There has been a spike in the nation’s interest in telemedicine over the past decade. Mobile applications, remote-monitoring devices, and image-sharing software have been designed to provide patients convenient access to medical attention. One of these technologies, an enclosed medical booth called the HealthSpot® kiosk (HSK), was installed in the John Carroll University Student Health and Wellness Center in 2014. The HealthSpot® kiosk utilizes videoconferencing technology to simulate face-to-face communication between providers and patients. This new technology would seem to be a good fit for a small college campus, as college-aged students accept technology quickly, and small campuses often have limited access to physicians; however, only 32 students used the HSK during its 13-month tenure. The current study utilizes the Theory of Planned Behavior to identify barriers that prevented many students from trying the HSK. Students at John Carroll University (n = 125) responded to a 25-item survey about their attitudes, subjective normative beliefs, perceived behavioral control, and intentions regarding using the HSK, as well as for face-to-face physician visits. Results revealed that intention to use the kiosk was significantly correlated with attitude and subjective norms.
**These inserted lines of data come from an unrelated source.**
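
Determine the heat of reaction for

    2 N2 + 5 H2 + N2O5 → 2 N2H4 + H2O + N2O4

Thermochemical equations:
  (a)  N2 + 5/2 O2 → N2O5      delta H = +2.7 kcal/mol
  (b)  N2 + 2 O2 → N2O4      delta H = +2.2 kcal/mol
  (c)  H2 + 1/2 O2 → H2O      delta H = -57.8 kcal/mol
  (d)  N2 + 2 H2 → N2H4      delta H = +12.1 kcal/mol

(a) reversed (reverse to put N2O5 on the reactant side): -2.7 kcal/mol
(b) as written (N2O4 already on the product side): +2.2 kcal/mol
(c) as written (H2O already on the product side): -57.8 kcal/mol
(d) × 2 (×2 to match 2 N2H4 in the target): (2)·(+12.1) = +24.2 kcal/mol
delta H = (-1)·(+2.7) + (1)·(+2.2) + (1)·(-57.8) + (2)·(+12.1) = -34.1 kcal/mol

delta H = -34.1 kcal/mol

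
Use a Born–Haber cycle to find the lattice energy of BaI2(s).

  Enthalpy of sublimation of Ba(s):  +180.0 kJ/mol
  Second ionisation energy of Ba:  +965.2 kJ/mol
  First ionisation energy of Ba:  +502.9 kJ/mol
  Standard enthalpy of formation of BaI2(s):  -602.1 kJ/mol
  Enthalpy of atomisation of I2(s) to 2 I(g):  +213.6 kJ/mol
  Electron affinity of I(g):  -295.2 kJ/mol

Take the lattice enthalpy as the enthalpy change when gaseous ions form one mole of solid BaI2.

U = -1873.4 kJ/mol

ΔHf° = 1·ΔHsub + 1·(ΣIE) + 1·D(I2) + 2·EA + U
-602.1 = 1·(+180.0) + 1·(+1468.1) + 1·(+213.6) + 2·(-295.2) + U
U = -602.1 − (+1271.3) = -1873.4 kJ/mol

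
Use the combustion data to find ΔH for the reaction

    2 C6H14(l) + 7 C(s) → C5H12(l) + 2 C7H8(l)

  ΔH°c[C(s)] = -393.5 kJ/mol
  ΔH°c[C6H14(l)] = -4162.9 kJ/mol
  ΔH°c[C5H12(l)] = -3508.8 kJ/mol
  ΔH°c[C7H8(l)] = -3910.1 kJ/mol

ΔH = 248.7 kJ/mol

Using ΔH = Σ nΔHc°(reactants) − Σ nΔHc°(products):
= [2·(-4162.9) + 7·(-393.5)] − [1·(-3508.8) + 2·(-3910.1)]
= 248.7 kJ/mol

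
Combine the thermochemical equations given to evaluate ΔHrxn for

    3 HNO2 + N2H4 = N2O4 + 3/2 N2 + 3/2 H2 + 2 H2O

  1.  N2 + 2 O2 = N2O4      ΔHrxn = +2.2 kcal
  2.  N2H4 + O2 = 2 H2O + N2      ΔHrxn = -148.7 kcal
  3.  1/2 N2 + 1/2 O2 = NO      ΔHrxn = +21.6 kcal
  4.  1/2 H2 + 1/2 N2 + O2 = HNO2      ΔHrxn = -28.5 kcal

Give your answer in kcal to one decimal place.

ΔHrxn = -61.0 kcal

eq. 1 as written: +2.2 kcal
eq. 2 as written: -148.7 kcal
eq. 3: not needed.
eq. 4 reversed and × 3: (-3)·(-28.5) = +85.5 kcal
By Hess's law, ΔHrxn = (1)·(+2.2) + (1)·(-148.7) + (-3)·(-28.5) = -61.0 kcal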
Participants who expressed positive opinions about the HealthSpot® kiosk and those who believed their close friends and family would express positive options about the HealthSpot® kiosk reported stronger intentions to use the HSK. Qualitative evidence suggest lack of knowledge and access may have also played a role in the limited use of the HSK. Findings from this study should inform future campaigns to promote the use of telemedicine technology on college campuses.